Here’s what landed so heavy: Judas had incredible input. He had incredible output. He had the best small group, the best preacher, the best training, the best example. And yet, he didn’t get it. He was never changed by the Spirit.
That truth has been sitting with me. Because I often say that success in the Christian life isn’t measured in output. But if I’m honest, I don’t always live that way. I slip into running to the next thing, assessing how much I’ve done, how well I’ve done it, or how much I think I’ve glorified God through my efforts. And yet the deeper call isn’t about what I’ve produced. It’s about whether I’m dwelling with Him. Whether the Spirit is changing me.

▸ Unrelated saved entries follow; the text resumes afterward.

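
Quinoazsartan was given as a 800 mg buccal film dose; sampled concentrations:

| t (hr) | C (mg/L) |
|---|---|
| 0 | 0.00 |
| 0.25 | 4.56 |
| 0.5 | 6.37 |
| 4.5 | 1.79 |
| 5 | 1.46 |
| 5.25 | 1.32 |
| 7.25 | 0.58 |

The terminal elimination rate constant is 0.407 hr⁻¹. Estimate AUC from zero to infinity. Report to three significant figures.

Trapezoidal AUC_0→7.25:
  [0→0.25]: (0.00+4.56)/2 × 0.25 = 0.57
  [0.25→0.5]: (4.56+6.37)/2 × 0.25 = 1.36625
  [0.5→4.5]: (6.37+1.79)/2 × 4 = 16.32
  [4.5→5]: (1.79+1.46)/2 × 0.5 = 0.8125
  [5→5.25]: (1.46+1.32)/2 × 0.25 = 0.3475
  [5.25→7.25]: (1.32+0.58)/2 × 2 = 1.9
  Sum = 21.31625 mg/L·hr
Extrapolated tail: C_last / k_e = 0.58 / 0.407 = 1.425
AUC_0→∞ = 21.31625 + 1.425 = 22.74125 mg/L·hr

AUC = 22.7 mg/L·hr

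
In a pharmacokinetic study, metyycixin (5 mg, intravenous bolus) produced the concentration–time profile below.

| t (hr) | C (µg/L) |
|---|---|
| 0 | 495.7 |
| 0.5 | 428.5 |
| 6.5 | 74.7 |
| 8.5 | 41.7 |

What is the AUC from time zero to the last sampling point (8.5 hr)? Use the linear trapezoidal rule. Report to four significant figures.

AUC = 1857 µg/L·hr

Trapezoidal AUC_0→8.5:
  [0→0.5]: (495.7+428.5)/2 × 0.5 = 231.05
  [0.5→6.5]: (428.5+74.7)/2 × 6 = 1509.6
  [6.5→8.5]: (74.7+41.7)/2 × 2 = 116.4
  Sum = 1857.05 µg/L·hr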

Keller pointed out some hard but necessary questions: If I asked my friends, would they say I’m better at forgiving this year than I was last year? Am I less sensitive to criticism? Am I less dependent on praise? Am I different than I was twelve months ago? Am I changing?
Click here for the full sermon.
It’s easy for me to focus on questions like: Am I more disciplined? Am I more organized? Am I healthier? Am I getting things done? But the deeper questions are more searching: Am I more gracious? A better wife, mom, or friend? Am I more attuned to the Spirit’s leading, even when it makes me uncomfortable? Do I care more for the lost, for my co-workers, for my family? Am I praying more faithfully for the family member I’ve quietly struggled to believe will ever become a Christian? Am I becoming a better neighbor?
Those are the marks that matter. Not input. Not output. But evidence of the Spirit’s life in me—slow, steady, real change. That’s the measure. That’s the miracle.
What Judas Iscariot tells us is it is absolutely incredibly important to ask: are the fruit of the Spirit growing in my life? Not how much I know or how many people’s lives have been changed through me, but has my own life been changed? — Tim Keller
Not how much do I know. Not how many lives have been changed through me. But—is my own life being changed?
And if I’m brave enough to invite someone close to me to answer that question… what would they say?
Questions for Reflection
Where do you find yourself measuring most often — by input, by output, or by fruit?
If you asked a close friend, “Have you seen me change?” — what do you think they would say?
Which fruit of the Spirit feels least visible in your life right now? How might you pray for growth there?
When was the last time you repented quickly and joyfully, rather than defensively or with shame?
This week, invite one person who knows you well to answer one of Keller’s questions for you. Then, instead of defending yourself, simply thank them and ask God to grow His fruit in you.